De telles erreurs sont possibles et de tels malheurs arrivent dans bien d’autres contextes. La différence, c’est que ces accidents n’ont pas nécessairement une incidence planétaire. Ils ne mettent pas en danger la vie de milliers de personnes. Ce conflit entre la sécurité et le profit est pour moi une des raisons pour laquelle je pense que le nucléaire est une activité trop dangereuse pour être confiée aux « humains trop humains » (pour reprendre l’expression de Nietzsche).
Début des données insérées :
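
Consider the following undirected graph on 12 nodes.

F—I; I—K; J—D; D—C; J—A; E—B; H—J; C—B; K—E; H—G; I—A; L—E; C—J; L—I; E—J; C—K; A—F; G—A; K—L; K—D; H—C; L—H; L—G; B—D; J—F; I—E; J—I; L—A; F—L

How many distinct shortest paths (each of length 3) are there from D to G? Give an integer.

4

The shortest distance is 3. The length-3 paths are: D–J–A–G; D–J–H–G; D–C–H–G; D–K–L–G.
That gives 4 distinct shortest paths.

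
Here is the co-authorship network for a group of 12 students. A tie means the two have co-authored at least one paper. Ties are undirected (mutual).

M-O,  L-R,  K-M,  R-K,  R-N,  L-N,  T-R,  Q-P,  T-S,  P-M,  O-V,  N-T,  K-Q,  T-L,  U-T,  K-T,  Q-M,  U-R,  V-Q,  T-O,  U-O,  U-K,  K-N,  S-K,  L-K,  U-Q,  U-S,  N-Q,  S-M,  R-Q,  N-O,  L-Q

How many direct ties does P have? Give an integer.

2

P is directly tied to M and Q. That is 2 neighbors, so the degree of P is 2.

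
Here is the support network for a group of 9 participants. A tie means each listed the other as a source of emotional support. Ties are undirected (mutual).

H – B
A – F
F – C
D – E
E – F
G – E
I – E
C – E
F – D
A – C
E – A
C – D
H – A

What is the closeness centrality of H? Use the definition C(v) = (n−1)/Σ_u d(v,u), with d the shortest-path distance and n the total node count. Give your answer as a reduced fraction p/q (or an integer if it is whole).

8/17

Distances from H: A:1, B:1, C:2, D:3, E:2, F:2, G:3, I:3. Sum = 17.
n = 9, so closeness = 8/17.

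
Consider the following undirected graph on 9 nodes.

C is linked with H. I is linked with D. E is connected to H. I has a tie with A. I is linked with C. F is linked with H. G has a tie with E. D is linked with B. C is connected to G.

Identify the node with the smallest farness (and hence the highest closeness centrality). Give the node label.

Farness (sum of distances to all others) for each node — A:22, B:27, C:14, D:20, E:22, F:24, G:19, H:17, I:15.
The smallest farness is 14, for C, so C has the highest closeness.

C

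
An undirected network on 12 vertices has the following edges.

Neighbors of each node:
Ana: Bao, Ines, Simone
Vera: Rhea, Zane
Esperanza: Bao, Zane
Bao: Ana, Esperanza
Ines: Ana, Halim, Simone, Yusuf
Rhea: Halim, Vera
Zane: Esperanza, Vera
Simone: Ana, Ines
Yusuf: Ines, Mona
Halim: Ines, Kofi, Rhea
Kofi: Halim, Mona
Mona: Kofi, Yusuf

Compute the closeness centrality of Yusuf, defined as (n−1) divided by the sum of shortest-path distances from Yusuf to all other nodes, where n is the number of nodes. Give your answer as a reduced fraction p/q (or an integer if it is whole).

11/29

Distances from Yusuf: Ana:2, Bao:3, Esperanza:4, Halim:2, Ines:1, Kofi:2, Mona:1, Rhea:3, Simone:2, Vera:4, Zane:5. Sum = 29.
n = 12, so closeness = 11/29.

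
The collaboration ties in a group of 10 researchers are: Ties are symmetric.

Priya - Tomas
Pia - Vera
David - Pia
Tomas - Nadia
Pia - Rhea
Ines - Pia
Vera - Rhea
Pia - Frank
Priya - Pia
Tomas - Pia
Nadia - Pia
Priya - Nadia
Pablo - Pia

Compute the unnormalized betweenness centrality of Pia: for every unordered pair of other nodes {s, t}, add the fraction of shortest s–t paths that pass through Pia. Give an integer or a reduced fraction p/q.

Pairs whose geodesics pass through Pia — David–Nadia: 1; David–Ines: 1; David–Priya: 1; David–Frank: 1; David–Pablo: 1; David–Vera: 1; David–Rhea: 1; David–Tomas: 1; Nadia–Ines: 1; Nadia–Frank: 1; Nadia–Pablo: 1; Nadia–Vera: 1; Nadia–Rhea: 1; Ines–Priya: 1 … (+18 more pairs).
All other pairs contribute 0.
Summing the contributions gives betweenness(Pia) = 32.

32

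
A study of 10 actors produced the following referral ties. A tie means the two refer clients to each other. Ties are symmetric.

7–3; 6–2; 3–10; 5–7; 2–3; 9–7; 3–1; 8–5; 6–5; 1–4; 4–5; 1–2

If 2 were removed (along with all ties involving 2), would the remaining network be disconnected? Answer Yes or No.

No

Even without 2, every remaining node can still reach every other (the residual graph is connected), so 2 is not a cut vertex.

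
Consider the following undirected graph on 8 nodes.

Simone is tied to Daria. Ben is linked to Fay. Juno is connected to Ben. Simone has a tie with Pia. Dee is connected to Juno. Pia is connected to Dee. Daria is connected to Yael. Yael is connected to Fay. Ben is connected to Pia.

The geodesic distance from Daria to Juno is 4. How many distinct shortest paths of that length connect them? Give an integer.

3

The shortest distance is 4. The length-4 paths are: Daria–Yael–Fay–Ben–Juno; Daria–Simone–Pia–Ben–Juno; Daria–Simone–Pia–Dee–Juno.
That gives 3 distinct shortest paths.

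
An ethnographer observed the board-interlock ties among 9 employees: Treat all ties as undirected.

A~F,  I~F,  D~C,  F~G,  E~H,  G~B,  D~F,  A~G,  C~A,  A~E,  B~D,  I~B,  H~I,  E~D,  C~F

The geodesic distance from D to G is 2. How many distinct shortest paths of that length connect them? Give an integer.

The shortest distance is 2. The length-2 paths are: D–B–G; D–F–G.
That gives 2 distinct shortest paths.

2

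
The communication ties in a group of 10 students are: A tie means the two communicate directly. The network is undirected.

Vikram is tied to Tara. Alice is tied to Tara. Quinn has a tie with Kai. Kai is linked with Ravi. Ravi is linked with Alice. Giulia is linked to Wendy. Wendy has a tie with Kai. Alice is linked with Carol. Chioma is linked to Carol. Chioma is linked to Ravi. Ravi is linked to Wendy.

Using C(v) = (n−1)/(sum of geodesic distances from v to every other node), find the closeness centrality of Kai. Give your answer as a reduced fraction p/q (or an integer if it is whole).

9/19

Distances from Kai: Alice:2, Carol:3, Chioma:2, Giulia:2, Quinn:1, Ravi:1, Tara:3, Vikram:4, Wendy:1. Sum = 19.
n = 10, so closeness = 9/19.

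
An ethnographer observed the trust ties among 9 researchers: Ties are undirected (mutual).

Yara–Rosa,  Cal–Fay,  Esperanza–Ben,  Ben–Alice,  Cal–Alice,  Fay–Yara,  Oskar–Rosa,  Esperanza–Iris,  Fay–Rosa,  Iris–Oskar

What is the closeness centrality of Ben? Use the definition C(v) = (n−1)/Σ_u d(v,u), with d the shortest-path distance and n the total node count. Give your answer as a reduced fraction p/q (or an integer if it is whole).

2/5

Distances from Ben: Alice:1, Cal:2, Esperanza:1, Fay:3, Iris:2, Oskar:3, Rosa:4, Yara:4. Sum = 20.
n = 9, so closeness = 8/20 = 2/5.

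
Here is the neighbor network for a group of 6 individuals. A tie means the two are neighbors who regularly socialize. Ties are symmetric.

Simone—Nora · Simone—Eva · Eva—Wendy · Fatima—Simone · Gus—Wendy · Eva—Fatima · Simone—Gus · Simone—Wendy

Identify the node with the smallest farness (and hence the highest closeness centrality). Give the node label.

Simone

Farness (sum of distances to all others) for each node — Eva:7, Fatima:8, Gus:8, Nora:9, Simone:5, Wendy:7.
The smallest farness is 5, for Simone, so Simone has the highest closeness.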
"On ne laisse pas les enfants jouer avec les allumettesHubert Reeves

Three Mile Island - Tchernobyl - Fukushima. La trilogie d'un enfer. 
Three Mile Island - Fukushima. 30 ans après et cette terrible conviction. Malgré toutes les mise en garde. Malgré les redites de l'Histoire et l'amplification des désastres (car la voie est déjà tracée. On nous explique déjà que Fukushima n'est "pas comparable à Tchernobyl". A ceci près que cette catastrophe vient après et en plus de celle de Tchernobyl). Malgré l'éveil de la conscience humaniste de scientifiques avisés. Malgré la souffrance des victimes (actuelles et futures). Malgré la voix des peuples (voir l'Allemagne aujourd'hui). Malgré le profond émoi de quasiment toutes les nations.
Le destin du monde est entre les mains d'apprentis sorciers qu'on laisse jouer avec des allumettes parce qu'il serait trop difficile et trop compromettant d'admettre que l'on s'est trompé et que l'on doit explorer de toute urgence et à très grande échelle des politiques énergétiques alternatives au nucléaire. L'orgueil d'une civilisation structurée par la science et la technique qui ne reconnaît pas ses limites en même temps que sa force et sa grandeur. La tentation prométhéenne éternellement rejouée au mépris de la vie des hommes et de la planète que nous avons en partage.

Et une question: Combien de Fukushima faudra-t-il encore pour que l'on cesse de laisser les enfants jouer avec les allumettes?